The factors affecting a safety programs are leadership, discipline, training and standards.

The first step is a good command climate. An organization’s leaders must recognize the need for a good safety program and answer the following questions: We have not had an accident in many years, so why do we need a safety program? Can we afford a safety program? What will be the benefits of investing in one?

The chief executive is ultimately responsible for the safety program within his company. He or she sets the tone within the company for how serious all personnel will be in achieving the company mission as safely as possible. The chief executive must communicate the philosophy on safety to the personnel in the company and be consistent in following and exhibiting that philosophy.

Supervisors must participate, too. They must be responsible for ensuring activities in their area are conducted in a safe manner.

Pilots and other employees are also responsible for the safety program. Executives and supervisors cannot control all activities all the time.
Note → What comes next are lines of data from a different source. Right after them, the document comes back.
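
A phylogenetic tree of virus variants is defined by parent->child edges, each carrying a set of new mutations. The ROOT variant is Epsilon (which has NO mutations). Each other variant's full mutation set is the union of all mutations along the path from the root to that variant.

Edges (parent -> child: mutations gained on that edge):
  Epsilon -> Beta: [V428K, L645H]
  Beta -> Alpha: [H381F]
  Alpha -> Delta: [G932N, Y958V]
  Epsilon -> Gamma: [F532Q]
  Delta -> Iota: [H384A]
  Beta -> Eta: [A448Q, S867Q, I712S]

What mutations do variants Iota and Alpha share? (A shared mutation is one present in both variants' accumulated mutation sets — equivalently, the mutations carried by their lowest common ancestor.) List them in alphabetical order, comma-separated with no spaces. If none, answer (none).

Answer: H381F,L645H,V428K

Derivation:
Accumulating mutations along path to Iota:
  At Epsilon: gained [] -> total []
  At Beta: gained ['V428K', 'L645H'] -> total ['L645H', 'V428K']
  At Alpha: gained ['H381F'] -> total ['H381F', 'L645H', 'V428K']
  At Delta: gained ['G932N', 'Y958V'] -> total ['G932N', 'H381F', 'L645H', 'V428K', 'Y958V']
  At Iota: gained ['H384A'] -> total ['G932N', 'H381F', 'H384A', 'L645H', 'V428K', 'Y958V']
Mutations(Iota) = ['G932N', 'H381F', 'H384A', 'L645H', 'V428K', 'Y958V']
Accumulating mutations along path to Alpha:
  At Epsilon: gained [] -> total []
  At Beta: gained ['V428K', 'L645H'] -> total ['L645H', 'V428K']
  At Alpha: gained ['H381F'] -> total ['H381F', 'L645H', 'V428K']
Mutations(Alpha) = ['H381F', 'L645H', 'V428K']
Intersection: ['G932N', 'H381F', 'H384A', 'L645H', 'V428K', 'Y958V'] ∩ ['H381F', 'L645H', 'V428K'] = ['H381F', 'L645H', 'V428K']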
Pilots must take the personal responsibility to work and train in a safe manner. That includes taking responsibility for reporting unsafe conditions and actions so an accident will not occur. Each member of the company can and should influence other employees to be professional and work by the book.

A good safety program does not mean that there will never be an accident. Some operators may have the best safety program and still have a mishap because of the law of probabilities, but they work continually at reducing the risk associated with their operation.

The second step in starting or reviewing a safety program begins with assigning a pilot as a safety manager. This should be his primary duty, with pilot duties receiving a lower priority. The safety manager should work directly for the head of the company. We then must train this person and give him authority to make decisions and manage the safety program.

Inspections are very important and should be performed on a regular basis (at least every six months). They are used to examine specific areas, note hazards and discrepancies from procedures, and generate a report to the leadership level that required the inspections.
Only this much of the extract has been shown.